President Carter is treading water for the moment on the question of how to respond to Poland's request for multi-billion-dollar economic relief, but the argument within his administration goes on. There is strong support for offering some help now, and dangling the prospect of more later, in order to firm up the exciting but fragile union-government experiment in power-sharing, or at least to show that the United States cares. Even if cost were not a consideration, however -- and it is -- help of the no-strings attached sort desired by the Poles would not be a good idea.
It is worth examining why. The workers' strike movement of last August reflected the collapse of the system of political control of the economy practiced by the Communist Party since it was put in power by the Red Army in World War II. The trouble was not simply economic duress, which is admittedly extreme. It was political control, which is pervasive, stultifyng and woefully wasteful. This is why the $20 billion in Western credits that Poland received in the 1970s left the country the debt-ridden, inefficient place it is today. The proper antidote is not, then, economic relief but political decontrol: to depoliticize, debureaucratize and decentralize economic decision-making to allow a greater hand to marker forces and to popular demand.
Understandably, the Polish government wants just an economic quick-fix: fast, safe -- if temporary -- relief from its ailment. With Western aid, it wants to restore the old-style command economy that is the natural complement of the Communist Party's political monopoly. But why should the United States, or others in the West, pay for the privilege of making Poland safe again for Soviet-style state socialism -- a system in which, finally, there is no place for an independent union movement or for even the limited political rights that the workers are trying to achieve now? Further credits or debt relief or whatever -- with the American taxpayer's money, mind you -- should be tied to reforms. Otherwise, let Moscow pay.

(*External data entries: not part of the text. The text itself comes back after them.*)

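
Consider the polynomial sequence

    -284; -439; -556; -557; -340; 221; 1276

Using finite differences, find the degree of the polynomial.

First differences: -155, -117, -1, 217, 561, 1055
Second differences: 38, 116, 218, 344, 494
Third differences: 78, 102, 126, 150
Fourth differences: 24, 24, 24
The fourth differences are constant, so the polynomial has degree 4.

4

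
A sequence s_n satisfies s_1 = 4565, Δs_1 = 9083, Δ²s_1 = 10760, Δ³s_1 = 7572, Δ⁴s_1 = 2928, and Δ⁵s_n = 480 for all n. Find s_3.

33491

Build the table forward from the leading diagonal:
D5: 480, 480, 480
D4: 2928, 3408, 3888
D3: 7572, 10500, 13908
D2: 10760, 18332, 28832
D1: 9083, 19843, 38175
s: 4565, 13648, 33491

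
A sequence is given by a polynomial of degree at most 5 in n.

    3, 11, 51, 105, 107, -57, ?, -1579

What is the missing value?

-549

Using the first 6 terms:
Δ: 8  40  54  2  -164
Δ²: 32  14  -52  -166
Δ³: -18  -66  -114
Δ⁴: -48  -48
Constant fourth difference = -48.
Extend forward: -114 − 48 = -162;  -166 − 162 = -328;  -164 − 328 = -492;  -57 − 492 = -549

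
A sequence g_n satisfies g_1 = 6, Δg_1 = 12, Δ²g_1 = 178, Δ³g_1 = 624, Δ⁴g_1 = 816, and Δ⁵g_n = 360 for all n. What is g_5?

4434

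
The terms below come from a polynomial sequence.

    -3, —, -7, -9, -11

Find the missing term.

-5

Using the last 3 terms:
D1: -2, -2
Constant first difference = -2.
Extend backward: -7 + 2 = -5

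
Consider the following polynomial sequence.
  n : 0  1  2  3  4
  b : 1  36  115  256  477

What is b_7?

1800

Δ: 35, 79, 141, 221
Δ²: 44, 62, 80
Δ³: 18, 18
Third differences constant at 18.
80 + 18 = 98;  221 + 98 = 319;  477 + 319 = 796
98 + 18 = 116;  319 + 116 = 435;  796 + 435 = 1231
116 + 18 = 134;  435 + 134 = 569;  1231 + 569 = 1800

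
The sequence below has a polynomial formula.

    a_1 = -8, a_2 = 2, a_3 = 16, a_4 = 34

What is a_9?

184

D1: 10, 14, 18
D2: 4, 4
Constant second difference = 4, so extend:
18 + 4 = 22;  34 + 22 = 56
22 + 4 = 26;  56 + 26 = 82
26 + 4 = 30;  82 + 30 = 112
30 + 4 = 34;  112 + 34 = 146
34 + 4 = 38;  146 + 38 = 184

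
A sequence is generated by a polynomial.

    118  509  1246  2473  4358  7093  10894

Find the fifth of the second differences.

D1: 391, 737, 1227, 1885, 2735, 3801
D2: 346, 490, 658, 850, 1066
D3: 144, 168, 192, 216
D4: 24, 24, 24

1066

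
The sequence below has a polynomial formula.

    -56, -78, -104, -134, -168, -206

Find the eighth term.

-22, -26, -30, -34, -38
-4, -4, -4, -4
Second differences constant at -4.
-38 − 4 = -42;  -206 − 42 = -248
-42 − 4 = -46;  -248 − 46 = -294

-294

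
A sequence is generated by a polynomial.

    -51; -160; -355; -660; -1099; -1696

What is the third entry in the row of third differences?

-24

D1: -109, -195, -305, -439, -597
D2: -86, -110, -134, -158
D3: -24, -24, -24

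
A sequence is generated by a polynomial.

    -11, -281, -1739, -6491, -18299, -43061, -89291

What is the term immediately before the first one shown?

1

-270  -1458  -4752  -11808  -24762  -46230
-1188  -3294  -7056  -12954  -21468
-2106  -3762  -5898  -8514
-1656  -2136  -2616
-480  -480
The fifth differences are constant at -480.
Work back: -1656 + 480 = -1176;  -2106 + 1176 = -930;  -1188 + 930 = -258;  -270 + 258 = -12;  -11 + 12 = 1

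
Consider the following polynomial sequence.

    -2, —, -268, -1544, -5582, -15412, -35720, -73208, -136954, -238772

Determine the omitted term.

-20

Using the last 8 terms:
First differences: -1276  -4038  -9830  -20308  -37488  -63746  -101818
Second differences: -2762  -5792  -10478  -17180  -26258  -38072
Third differences: -3030  -4686  -6702  -9078  -11814
Fourth differences: -1656  -2016  -2376  -2736
Fifth differences: -360  -360  -360
Constant fifth difference = -360.
Extend backward: -1656 + 360 = -1296;  -3030 + 1296 = -1734;  -2762 + 1734 = -1028;  -1276 + 1028 = -248;  -268 + 248 = -20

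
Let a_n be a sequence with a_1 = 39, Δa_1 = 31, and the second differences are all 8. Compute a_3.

Build the table forward from the leading diagonal:
Second differences: 8, 8, 8
First differences: 31, 39, 47
a: 39, 70, 109

109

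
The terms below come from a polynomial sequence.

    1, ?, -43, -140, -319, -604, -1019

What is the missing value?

-4

Using the last 5 terms:
Δ: -97  -179  -285  -415
Δ²: -82  -106  -130
Δ³: -24  -24
Constant third difference = -24.
Extend backward: -82 + 24 = -58;  -97 + 58 = -39;  -43 + 39 = -4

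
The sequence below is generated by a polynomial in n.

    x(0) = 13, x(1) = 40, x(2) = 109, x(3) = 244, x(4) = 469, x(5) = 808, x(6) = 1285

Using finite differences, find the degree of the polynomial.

D1: 27, 69, 135, 225, 339, 477
D2: 42, 66, 90, 114, 138
D3: 24, 24, 24, 24
The third differences are constant, so the polynomial has degree 3.

3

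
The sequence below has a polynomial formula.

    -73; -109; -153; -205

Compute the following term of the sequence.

-265

-36  -44  -52
-8  -8
Second differences constant at -8.
-52 − 8 = -60;  -205 − 60 = -265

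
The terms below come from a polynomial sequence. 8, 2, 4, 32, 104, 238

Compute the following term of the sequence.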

The official Poles now argue that the West must grant new easy credits, so that Poland can repay the old ones and -- this is said warily -- so that the Soviet Union won't invade. To establish credit-worthiness and repayment capacity, however, reforms are essential. Nor can Soviet restraint be purchased by American dollars. The most valuable contribution the United States can made in that regard is to let Moscow know that, if it invades Poland, all of its bets with the new administration are off.